Similarity (geometry)
In geometry, similarity refers to a transformation that preserves angles but may change size. Two geometric figures are said to be similar if they have the same shape but possibly different sizes. This contrasts with congruence, where figures must have the same shape and size.
More formally, two figures are similar if one can be obtained from the other by a sequence of transformations including:
- Translation: Sliding the figure without changing its orientation.
- Rotation: Turning the figure around a point.
- Reflection: Flipping the figure over a line.
- Dilation (Scaling): Enlarging or reducing the figure by a scale factor.
The first three transformations (translation, rotation, and reflection) are rigid transformations that preserve both size and shape and are part of congruence transformations. Dilation is the key transformation distinguishing similarity from congruence.
The ratio of corresponding side lengths in similar figures is constant and is called the scale factor or similarity ratio. If two figures are similar with a scale factor of k, then the ratio of their perimeters is also k, and the ratio of their areas is k2.

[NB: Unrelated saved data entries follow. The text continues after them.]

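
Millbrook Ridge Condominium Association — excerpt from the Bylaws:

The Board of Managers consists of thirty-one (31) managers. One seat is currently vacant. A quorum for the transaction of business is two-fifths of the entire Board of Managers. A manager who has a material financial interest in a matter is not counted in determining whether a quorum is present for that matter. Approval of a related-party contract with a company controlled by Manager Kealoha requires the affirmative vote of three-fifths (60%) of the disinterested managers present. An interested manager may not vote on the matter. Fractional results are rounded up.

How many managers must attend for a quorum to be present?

2/5 of 31 = 12.40, rounded up to 13.

13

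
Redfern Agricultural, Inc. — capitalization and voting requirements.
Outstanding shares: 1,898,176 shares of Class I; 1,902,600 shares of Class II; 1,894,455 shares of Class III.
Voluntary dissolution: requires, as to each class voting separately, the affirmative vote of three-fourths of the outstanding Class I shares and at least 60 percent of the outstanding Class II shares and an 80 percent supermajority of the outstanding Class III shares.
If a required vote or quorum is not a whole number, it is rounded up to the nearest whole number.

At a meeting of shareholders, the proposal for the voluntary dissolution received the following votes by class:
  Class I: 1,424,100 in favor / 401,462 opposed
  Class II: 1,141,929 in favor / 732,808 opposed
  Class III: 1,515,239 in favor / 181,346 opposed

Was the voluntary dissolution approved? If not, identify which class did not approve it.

Class I: 3/4 of 1898176 = 1423632; 1,423,632 required, 1,424,100 in favor — approved.
Class II: 3/5 of 1902600 = 1141560; 1,141,560 required, 1,141,929 in favor — approved.
Class III: 4/5 of 1894455 = 1515564; 1,515,564 required, 1,515,239 in favor — not approved.

Not approved — the Class III shares did not give the required vote.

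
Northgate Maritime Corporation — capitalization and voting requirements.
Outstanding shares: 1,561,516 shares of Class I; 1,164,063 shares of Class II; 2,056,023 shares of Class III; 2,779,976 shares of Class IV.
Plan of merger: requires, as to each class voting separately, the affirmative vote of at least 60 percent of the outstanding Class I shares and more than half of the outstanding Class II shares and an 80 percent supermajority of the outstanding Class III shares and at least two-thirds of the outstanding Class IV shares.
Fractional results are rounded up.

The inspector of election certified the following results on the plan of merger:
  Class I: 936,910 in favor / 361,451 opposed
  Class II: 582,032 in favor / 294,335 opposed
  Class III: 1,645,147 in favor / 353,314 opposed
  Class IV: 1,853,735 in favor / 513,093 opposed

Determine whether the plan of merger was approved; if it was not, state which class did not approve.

Approved — every class gave the required vote.

Class I: 3/5 of 1561516 = 936909.60, rounded up to 936910; 936,910 required, 936,910 in favor — approved.
Class II: a majority of 1164063 is 582032; 582,032 required, 582,032 in favor — approved.
Class III: 4/5 of 2056023 = 1644818.40, rounded up to 1644819; 1,644,819 required, 1,645,147 in favor — approved.
Class IV: 2/3 of 2779976 = 1853317.33, rounded up to 1853318; 1,853,318 required, 1,853,735 in favor — approved.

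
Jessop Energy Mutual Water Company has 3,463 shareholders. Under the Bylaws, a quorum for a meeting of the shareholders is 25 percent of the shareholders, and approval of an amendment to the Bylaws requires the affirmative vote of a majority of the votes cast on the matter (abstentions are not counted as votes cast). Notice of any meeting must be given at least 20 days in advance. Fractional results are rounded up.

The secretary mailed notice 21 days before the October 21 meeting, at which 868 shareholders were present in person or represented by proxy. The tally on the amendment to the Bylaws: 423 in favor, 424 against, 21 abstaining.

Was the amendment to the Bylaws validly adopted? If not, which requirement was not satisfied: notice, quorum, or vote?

Invalid — vote requirement not satisfied.

Notice: 21 days given; 20 required. Satisfied.
Quorum: 25% of 3,463 = 865.75, rounded up to 866; 868 present. Satisfied.
Vote: requires a majority of the votes cast (868 − 21 abstaining = 847); a majority of 847 is 424, so 424 needed; 423 in favor. Not satisfied.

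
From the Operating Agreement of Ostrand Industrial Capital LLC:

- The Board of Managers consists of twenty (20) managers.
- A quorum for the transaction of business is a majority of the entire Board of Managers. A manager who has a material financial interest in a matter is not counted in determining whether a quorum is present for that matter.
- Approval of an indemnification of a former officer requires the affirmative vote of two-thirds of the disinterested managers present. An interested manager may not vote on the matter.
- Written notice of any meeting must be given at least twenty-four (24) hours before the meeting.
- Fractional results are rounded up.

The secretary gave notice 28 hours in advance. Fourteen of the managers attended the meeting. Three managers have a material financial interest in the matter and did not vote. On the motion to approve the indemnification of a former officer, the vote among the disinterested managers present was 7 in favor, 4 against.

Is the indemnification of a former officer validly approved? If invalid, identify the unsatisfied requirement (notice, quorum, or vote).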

For example, two triangles are similar if their corresponding angles are congruent (equal) and their corresponding sides are proportional. This leads to similarity postulates such as AA (Angle-Angle), SSS (Side-Side-Side), and SAS (Side-Angle-Side) similarity.
The concept of similarity is fundamental in many areas of geometry, including trigonometry, fractal geometry, and geometric proofs. It is also crucial in real-world applications such as mapmaking, architectural design, and computer graphics, where scaling and proportion are essential.